Best books in Contemporary Christian Fiction class: short stories by O'Connor, Powers, and Spark.  (Some of Sparks' are a little tough to latch onto, but she's a great Catholic writer.)  Students didn't like Percy's THE MOVIEGOER, but I think that's because they weren't very good at reading texts to be frank.  My bad in a way.  I assumed they could read fiction--since it was a 300 level course.  Next time I'm got to start at the way beginning.  THE POWER AND THE GLORY is always a favorite.  Endo's DEEP RIVER.  Hansen's MARIETTE was interesting.  Some students objected to all the sexuality though I suggested that the writer walked that line keeps the reader, an edge.  Don't know if I'll do it next time, though.  We also did Bo Caldwell, Mrs. Hansen.  THE DISTANT LAND OF MY FATHERS.  It was okay, nicely Catholic, stealth-style, but I never bought the main character.  We did GILEAD, which is getting old.  We didn't get to Lott on Enger.  Maybe next time.

Students did presents on Bernanos, Miller, Mauriac, Dubus, Waugh, Undset, Rae Thon, and Tyler.  So lots of good stuff, though as I say I have to revamp the course a bit.  The kids in American Poetry made that class a joy to do; the 103s and 332s were great too.  Just a lot of first rate individuals--maybe we're just lucky to get them before they pack up and master ugly virtue.


May 13, 2012

The fundamental problem with America is the two-party system.  The unnatural human perspective each one engenders, comes out of.  This is no surprise, but I wonder why there has not been a concerted push for a third party: Christian Democrats!  (Something like that.)  The left is good with the poor, the right with personal responsibility.  Common sense would dictate that we need to fuse those two aspects.  You can't kill your young, nor can you defecate on the poor (in a trickle or otherwise).
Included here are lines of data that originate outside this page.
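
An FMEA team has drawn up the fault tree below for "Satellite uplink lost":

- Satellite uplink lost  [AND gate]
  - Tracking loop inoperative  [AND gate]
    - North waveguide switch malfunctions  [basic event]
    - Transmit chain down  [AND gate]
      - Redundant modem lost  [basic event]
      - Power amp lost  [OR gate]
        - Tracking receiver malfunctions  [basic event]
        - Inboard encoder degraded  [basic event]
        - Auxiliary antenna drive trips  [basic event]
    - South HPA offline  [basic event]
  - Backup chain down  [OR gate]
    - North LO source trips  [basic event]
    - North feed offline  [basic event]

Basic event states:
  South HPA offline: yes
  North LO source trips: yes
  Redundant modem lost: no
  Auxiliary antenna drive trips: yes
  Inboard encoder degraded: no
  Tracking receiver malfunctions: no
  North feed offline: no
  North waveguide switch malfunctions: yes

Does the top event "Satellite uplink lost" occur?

Power amp lost [OR]: Tracking receiver malfunctions=not, Inboard encoder degraded=not, Auxiliary antenna drive trips=occurs → at least one input occurs → occurs.
Transmit chain down [AND]: Redundant modem lost=not, Power amp lost=occurs → not all inputs occur → does not occur.
Tracking loop inoperative [AND]: North waveguide switch malfunctions=occurs, Transmit chain down=not, South HPA offline=occurs → not all inputs occur → does not occur.
Backup chain down [OR]: North LO source trips=occurs, North feed offline=not → at least one input occurs → occurs.
Satellite uplink lost [AND]: Tracking loop inoperative=not, Backup chain down=occurs → not all inputs occur → does not occur.

No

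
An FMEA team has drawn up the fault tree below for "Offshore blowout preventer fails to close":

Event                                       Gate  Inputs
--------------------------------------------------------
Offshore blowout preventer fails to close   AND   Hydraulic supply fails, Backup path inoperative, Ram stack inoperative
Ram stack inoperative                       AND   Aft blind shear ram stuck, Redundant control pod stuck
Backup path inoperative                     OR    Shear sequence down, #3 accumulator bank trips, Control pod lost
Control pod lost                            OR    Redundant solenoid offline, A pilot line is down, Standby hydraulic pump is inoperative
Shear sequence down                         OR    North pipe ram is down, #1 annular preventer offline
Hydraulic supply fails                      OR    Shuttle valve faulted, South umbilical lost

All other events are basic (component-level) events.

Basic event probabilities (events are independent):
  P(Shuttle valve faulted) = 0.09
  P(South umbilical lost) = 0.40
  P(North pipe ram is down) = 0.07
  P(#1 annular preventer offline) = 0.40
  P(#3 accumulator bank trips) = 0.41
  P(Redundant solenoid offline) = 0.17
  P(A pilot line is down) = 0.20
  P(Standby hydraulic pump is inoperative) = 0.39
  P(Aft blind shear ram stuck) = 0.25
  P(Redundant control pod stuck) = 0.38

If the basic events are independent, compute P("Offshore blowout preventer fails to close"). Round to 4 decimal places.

0.0374

P(Hydraulic supply fails) [OR] = 1 − (1−0.09) × (1−0.40) = 0.454000
P(Shear sequence down) [OR] = 1 − (1−0.07) × (1−0.40) = 0.442000
P(Control pod lost) [OR] = 1 − (1−0.17) × (1−0.20) × (1−0.39) = 0.594960
P(Backup path inoperative) [OR] = 1 − (1−0.442000) × (1−0.41) × (1−0.594960) = 0.866653
P(Ram stack inoperative) [AND] = 0.25 × 0.38 = 0.095000
P(Offshore blowout preventer fails to close) [AND] = 0.454000 × 0.866653 × 0.095000 = 0.037379
Rounded to 4 decimal places: P(Offshore blowout preventer fails to close) ≈ 0.0374.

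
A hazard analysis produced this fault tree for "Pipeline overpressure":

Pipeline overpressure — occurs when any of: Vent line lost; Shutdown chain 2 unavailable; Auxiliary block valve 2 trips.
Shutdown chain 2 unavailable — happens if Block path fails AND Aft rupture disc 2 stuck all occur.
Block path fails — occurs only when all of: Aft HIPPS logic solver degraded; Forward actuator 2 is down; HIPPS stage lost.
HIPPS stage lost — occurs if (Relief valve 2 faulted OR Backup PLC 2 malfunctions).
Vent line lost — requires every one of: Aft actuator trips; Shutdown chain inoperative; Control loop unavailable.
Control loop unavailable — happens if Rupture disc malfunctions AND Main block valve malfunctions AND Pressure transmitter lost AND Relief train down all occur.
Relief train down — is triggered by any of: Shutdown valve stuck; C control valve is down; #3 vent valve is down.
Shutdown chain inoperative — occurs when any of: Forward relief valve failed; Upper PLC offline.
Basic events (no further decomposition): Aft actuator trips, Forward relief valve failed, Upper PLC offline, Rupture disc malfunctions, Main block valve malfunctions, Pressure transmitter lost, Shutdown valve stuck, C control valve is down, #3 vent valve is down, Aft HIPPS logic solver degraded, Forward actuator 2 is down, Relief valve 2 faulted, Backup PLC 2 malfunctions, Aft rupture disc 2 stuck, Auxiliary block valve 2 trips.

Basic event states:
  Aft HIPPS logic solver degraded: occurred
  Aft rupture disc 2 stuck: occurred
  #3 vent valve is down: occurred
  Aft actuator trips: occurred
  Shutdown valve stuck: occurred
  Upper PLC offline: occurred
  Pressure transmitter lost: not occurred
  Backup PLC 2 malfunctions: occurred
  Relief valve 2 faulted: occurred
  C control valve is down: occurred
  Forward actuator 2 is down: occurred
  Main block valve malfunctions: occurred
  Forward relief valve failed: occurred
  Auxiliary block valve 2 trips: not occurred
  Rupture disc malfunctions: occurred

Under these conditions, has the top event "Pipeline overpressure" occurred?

Shutdown chain inoperative [OR]: Forward relief valve failed=occurs, Upper PLC offline=occurs → at least one input occurs → occurs.
Relief train down [OR]: Shutdown valve stuck=occurs, C control valve is down=occurs, #3 vent valve is down=occurs → at least one input occurs → occurs.
Control loop unavailable [AND]: Rupture disc malfunctions=occurs, Main block valve malfunctions=occurs, Pressure transmitter lost=not, Relief train down=occurs → not all inputs occur → does not occur.
Vent line lost [AND]: Aft actuator trips=occurs, Shutdown chain inoperative=occurs, Control loop unavailable=not → not all inputs occur → does not occur.
HIPPS stage lost [OR]: Relief valve 2 faulted=occurs, Backup PLC 2 malfunctions=occurs → at least one input occurs → occurs.
Block path fails [AND]: Aft HIPPS logic solver degraded=occurs, Forward actuator 2 is down=occurs, HIPPS stage lost=occurs → all inputs occur → occurs.
Shutdown chain 2 unavailable [AND]: Block path fails=occurs, Aft rupture disc 2 stuck=occurs → all inputs occur → occurs.
Pipeline overpressure [OR]: Vent line lost=not, Shutdown chain 2 unavailable=occurs, Auxiliary block valve 2 trips=not → at least one input occurs → occurs.

Yes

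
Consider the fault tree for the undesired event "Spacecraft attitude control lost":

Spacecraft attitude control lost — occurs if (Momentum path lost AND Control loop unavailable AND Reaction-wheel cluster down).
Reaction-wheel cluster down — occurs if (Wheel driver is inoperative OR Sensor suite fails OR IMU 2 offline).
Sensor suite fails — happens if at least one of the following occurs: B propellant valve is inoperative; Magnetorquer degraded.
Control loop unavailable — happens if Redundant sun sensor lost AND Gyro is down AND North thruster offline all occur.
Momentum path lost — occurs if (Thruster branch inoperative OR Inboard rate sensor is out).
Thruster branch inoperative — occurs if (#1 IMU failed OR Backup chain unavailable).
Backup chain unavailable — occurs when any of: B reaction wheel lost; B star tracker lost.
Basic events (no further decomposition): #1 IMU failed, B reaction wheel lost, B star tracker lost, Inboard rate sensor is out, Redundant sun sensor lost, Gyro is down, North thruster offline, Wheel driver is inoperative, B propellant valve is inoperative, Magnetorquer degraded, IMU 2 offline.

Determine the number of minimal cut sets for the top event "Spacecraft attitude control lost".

Backup chain unavailable [OR]: union of children's cut sets → 2 cut set(s).
Thruster branch inoperative [OR]: union of children's cut sets → 3 cut set(s).
Momentum path lost [OR]: union of children's cut sets → 4 cut set(s).
Control loop unavailable [AND]: one cut set from each child combined → 1 × 1 × 1 = 1 cut set(s).
Sensor suite fails [OR]: union of children's cut sets → 2 cut set(s).
Reaction-wheel cluster down [OR]: union of children's cut sets → 4 cut set(s).
Spacecraft attitude control lost [AND]: one cut set from each child combined → 4 × 1 × 4 = 16 cut set(s).

16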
One of the great reads I got to spend time with when I covered for a colleague in MEDIEVAL LIT was PIERS PLOWMAN.  Not only did it offer a great example of effective allegory, something I thought beyond possible, but it also served up a nice portrait of the bitter poor: people who didn't have, who wouldn't work for anything, but who would also bitterly threaten those who had stuff if they didn't feel like sharing.  The wayward section of welfare--that mentality.  Once when I lived on Ridge Ave. in Steubenville I tried to put in an outdoor French drain system, hired a local guy to help.  I didn't have much dough, but it was a bog job, and the guy needed money.  I was shocked at how bitter he became.  He felt like I should pay him more, that there was a basic injustice over the fact that I had more than he did.  The guy calmed a little after I explained that I lived in his neighborhood because I didn't have much either.  But that was my first experience with the bitter poor--those who will surely take to the streets if Obama loses.  (We'll be threatened with that if comrade O is in dire straights as we near the election--just as we were before Clinton got in.) 
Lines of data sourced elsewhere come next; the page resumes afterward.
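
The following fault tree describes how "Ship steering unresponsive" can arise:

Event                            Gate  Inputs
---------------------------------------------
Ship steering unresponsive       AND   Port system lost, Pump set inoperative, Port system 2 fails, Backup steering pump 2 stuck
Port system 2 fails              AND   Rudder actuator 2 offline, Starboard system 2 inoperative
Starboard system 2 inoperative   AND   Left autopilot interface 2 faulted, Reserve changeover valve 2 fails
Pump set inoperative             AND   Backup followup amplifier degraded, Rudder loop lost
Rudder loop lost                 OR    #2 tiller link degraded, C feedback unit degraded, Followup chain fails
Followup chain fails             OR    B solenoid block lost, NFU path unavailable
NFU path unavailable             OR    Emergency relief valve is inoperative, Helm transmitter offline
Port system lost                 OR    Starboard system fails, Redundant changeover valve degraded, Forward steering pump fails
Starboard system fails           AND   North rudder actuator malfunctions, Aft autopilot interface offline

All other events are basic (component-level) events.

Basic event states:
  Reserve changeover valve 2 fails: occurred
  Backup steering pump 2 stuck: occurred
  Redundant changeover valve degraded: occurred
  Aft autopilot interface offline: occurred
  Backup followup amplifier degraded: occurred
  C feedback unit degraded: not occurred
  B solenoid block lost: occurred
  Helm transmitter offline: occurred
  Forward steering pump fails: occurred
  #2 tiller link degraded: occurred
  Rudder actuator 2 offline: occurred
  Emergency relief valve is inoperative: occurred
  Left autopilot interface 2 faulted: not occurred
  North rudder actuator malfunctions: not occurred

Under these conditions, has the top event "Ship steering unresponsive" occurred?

No

Starboard system fails [AND]: North rudder actuator malfunctions=not, Aft autopilot interface offline=occurs → not all inputs occur → does not occur.
Port system lost [OR]: Starboard system fails=not, Redundant changeover valve degraded=occurs, Forward steering pump fails=occurs → at least one input occurs → occurs.
NFU path unavailable [OR]: Emergency relief valve is inoperative=occurs, Helm transmitter offline=occurs → at least one input occurs → occurs.
Followup chain fails [OR]: B solenoid block lost=occurs, NFU path unavailable=occurs → at least one input occurs → occurs.
Rudder loop lost [OR]: #2 tiller link degraded=occurs, C feedback unit degraded=not, Followup chain fails=occurs → at least one input occurs → occurs.
Pump set inoperative [AND]: Backup followup amplifier degraded=occurs, Rudder loop lost=occurs → all inputs occur → occurs.
Starboard system 2 inoperative [AND]: Left autopilot interface 2 faulted=not, Reserve changeover valve 2 fails=occurs → not all inputs occur → does not occur.
Port system 2 fails [AND]: Rudder actuator 2 offline=occurs, Starboard system 2 inoperative=not → not all inputs occur → does not occur.
Ship steering unresponsive [AND]: Port system lost=occurs, Pump set inoperative=occurs, Port system 2 fails=not, Backup steering pump 2 stuck=occurs → not all inputs occur → does not occur.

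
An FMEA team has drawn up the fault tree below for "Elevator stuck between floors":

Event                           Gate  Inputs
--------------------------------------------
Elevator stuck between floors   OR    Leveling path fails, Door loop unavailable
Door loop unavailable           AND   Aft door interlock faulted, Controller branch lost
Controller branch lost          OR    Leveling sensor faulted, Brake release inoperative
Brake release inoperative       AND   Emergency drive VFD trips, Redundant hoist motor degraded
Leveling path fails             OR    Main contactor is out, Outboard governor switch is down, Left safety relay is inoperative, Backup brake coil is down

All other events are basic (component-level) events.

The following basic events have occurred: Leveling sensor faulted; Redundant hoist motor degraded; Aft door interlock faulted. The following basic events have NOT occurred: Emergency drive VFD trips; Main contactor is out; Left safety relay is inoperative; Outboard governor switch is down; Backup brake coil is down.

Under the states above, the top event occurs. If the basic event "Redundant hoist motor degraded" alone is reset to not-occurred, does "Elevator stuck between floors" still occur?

Counterfactual: set "Redundant hoist motor degraded" to not occurred.
Leveling path fails [OR]: Main contactor is out=not, Outboard governor switch is down=not, Left safety relay is inoperative=not, Backup brake coil is down=not → no input occurs → does not occur.
Brake release inoperative [AND]: Emergency drive VFD trips=not, Redundant hoist motor degraded=not → not all inputs occur → does not occur.
Controller branch lost [OR]: Leveling sensor faulted=occurs, Brake release inoperative=not → at least one input occurs → occurs.
Door loop unavailable [AND]: Aft door interlock faulted=occurs, Controller branch lost=occurs → all inputs occur → occurs.
Elevator stuck between floors [OR]: Leveling path fails=not, Door loop unavailable=occurs → at least one input occurs → occurs.

Yes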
Obama won't lose.  The white-wall tire guy, Romney, has no chance.  Throwing him up there is just a sign of how confused the Republicans are--pathetic.  (I always vote Republican for president because I have no choice.  Abortion is not just another issue.  That would be like telling a Jew in '45 that the camps were nothing, really.  On a par with German food stamps. . . . And I know that offends people, but think of it from the Devil's POV.  His whole gig is to wound God.  So he goes after the Chosen, the then after the most innocent, those who have not yet had a chance to offend Him.)

So my question is, will Nancy Pelosi go to hell?  Joe Biden?  How about Oprah (my money's on her)?  The fat, little Catholic who's a liberal on the editorial page?  And what about Glen Beck?  Anybody with a billion dollars who doesn't give half of it to the poor?

Outrageous?  Maybe.

Will the left eventually line us up?  Can't see the right doing it, unless they all grow Mohawks or something.  But both are sorry excuses for parties.  People will be held responsible for what they do; they should be held so now.  Nothing will save us from death, comrade.  And the poor matter, a lot.  They are called "the other."  They are who we are here for.